While some travelers race from one corner of the globe to the other, there’s another subset of people embracing a substantially slower mode of travel. Compared to the other forms of transportation, trains are substantially more laid-back and relatively hassle free. The next time you're planning a trip, consider forgoing the cramped seats, long TSA lines, and tight schedules to relax in style, take in the countryside, and enjoy the ride. Whether it’s for a few hours or several days, here’s a look at some of the best train rides around the globe.
Glacier Express - Switzerland
Spa destinations aside, the Glacier Express is a day trip worth splurging on. The train weaves in and out of the picturesque Swiss valleys, over deep gorges, and passes through 91 tunnels and across 291 bridges — in a span of just eight hours. The hardest choice will be deciding between winter or spring excursions when the valleys are in full bloom, but, either way, the glass-roofed carriages offer stellar views of the snow-capped peaks any day of the year so be sure to keep your camera handy.
TranzAlpine - New Zealand
In a country that thrives on adrenaline, the TranzAlpine is a breath of a fresh air. The train runs like clockwork from Christchurch to Greymouth and through Arthur’s Pass with a few stops in between. Don’t be surprised if certain sites look familiar -- some of the locations were used in popular films like Lord of the Rings and The Lion, the Witch, and the Wardrobe.
Rocky Mountaineer - Canada
Most train enthusiasts opt for a ride because they want to enjoy the journey, but the crew of the Rocky Mountaineer embraces each moment as wholeheartedly as their guests.

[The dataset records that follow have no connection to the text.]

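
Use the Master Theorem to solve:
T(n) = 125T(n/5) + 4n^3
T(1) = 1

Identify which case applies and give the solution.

a=125, b=5, f(n)=4n^3. log_5(125) = 3. Since c=3 = 3, Case 2 applies: T(n) = Θ(n^log_b(a) · log n) = O(n^3 log n).

Answer: O(n^3 log n) - Case 2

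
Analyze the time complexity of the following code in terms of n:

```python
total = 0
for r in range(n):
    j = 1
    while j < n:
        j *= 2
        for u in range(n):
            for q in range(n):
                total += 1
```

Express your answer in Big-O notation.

Each loop level contributes: n × log n × n × n. Multiplying the contributions gives O(n^3 log n).

Answer: O(n^3 log n)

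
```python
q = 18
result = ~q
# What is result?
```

Trace:
`q = 18` → q = 18
`result = ~q` → result = -19
So result = -19

Answer: -19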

It’s not uncommon for the driver to slow down for wildlife sightings and the steward will happily point out some of their favorite views along the way. The two-day expedition from Banff in Alberta to Vancouver showcases the best of the Rocky Mountains and you’ll find it hard to disembark at the final stop.
Maharajas Express - India
The Maharajas Express takes its 88 passengers on a journey through time and space. Vintage 1920s charm oozes from every nook and cranny, encouraging guests to embrace the fine dining and spend hours wandering up and down the turn-of-the-century cabins. While it’s tempting to stay inside, the Maharajas Express has plenty off-car excursions that are equally as enticing, including stops in the City of Gates, City of Blue, and City of Pink.
Danube Express - Hungary & Turkey
If you thought suites were only for resorts, think again. The Travel Channel dubbed the Danube Express a “hotel on wheels,” and it’s a pretty accurate description. Guests receive a daily itinerary, complete with weather forecast, and can select from a menu of all the best wines, champagnes, and liquors in Europe. One of its most popular routes is the “Treasures of Eastern Europe,” which stops in Venice, Prague, Berlin, and Budapest.
Belmond Hiram Bingham - Peru
Named after the American explorer who discovered Machu Picchu back in 1911, the train is one way to see the ancient ruins if you'd prefer not to hike. Back in Bingham’s day, tackling the Inca Trail through the treacherous Andes Mountains took weeks. Now, the luxury train effortlessly glides through the jungle, taking modern-day explorers to and from the site in about eight hours.
Trans-Siberian Railroad - Russia
Spanning the entire width of Russia at 5,752 miles, the Trans-Siberian Railway is the longest railway in the world, but that doesn't even have to be your end point. The railway features three different routes, one of which runs from Mongolia to Beijing. Most travelers opt in for the classic tour from Moscow to Vladivostok. We have plenty of tips on how can make the most of your journey and visa requirements here.
Rovos Rail - South Africa
Dubbed as one of the most luxurious trains in the world, the Pride of Africa is the crown jewel of Rovos Rail. The trip is really more of a safari on wheels, darting across South Africa with stops in Cape Town and Victoria Falls. Adding to its allure, only 72 guests are allowed at a time, all of whom are expected to adhere to a strict dress code (smart casual by day; jacket and tie by night) reminiscent of a truly bygone era.
Tren Crucero - Ecuador
Most trains are slow and steady, but the Tren Curcero is a different beast entirely. The four-day excursion chugs through Ecuador’s sugarcane plantations, along the scenic coastline, and through dense cloud forests in a vintage steam engine. Not for the faint of heart, you’ll climb more than 11,000 feet in altitude, pass more than a dozen volcanoes (some still active!), and take some tight turns through the mountain passes. All in all, the trek will be a breath of fresh air for adrenaline junkies and a rollercoaster to the squeamish.
Belmond Royal Scotsman - Scotland
Easily the most exclusive of all the trains on this list, the Royal Scotsman can only accommodate 36 passengers on its tour of the Highlands. The intimacy only enhances the experience by virtually ensuring each guest has a personally catered luxury experience. Offering two to four-night excursions, while you can’t go wrong with the castle visits in “The Classic Journey,” you have to admit the distillery stops along the “The Whisky Journey” are equally as tempting.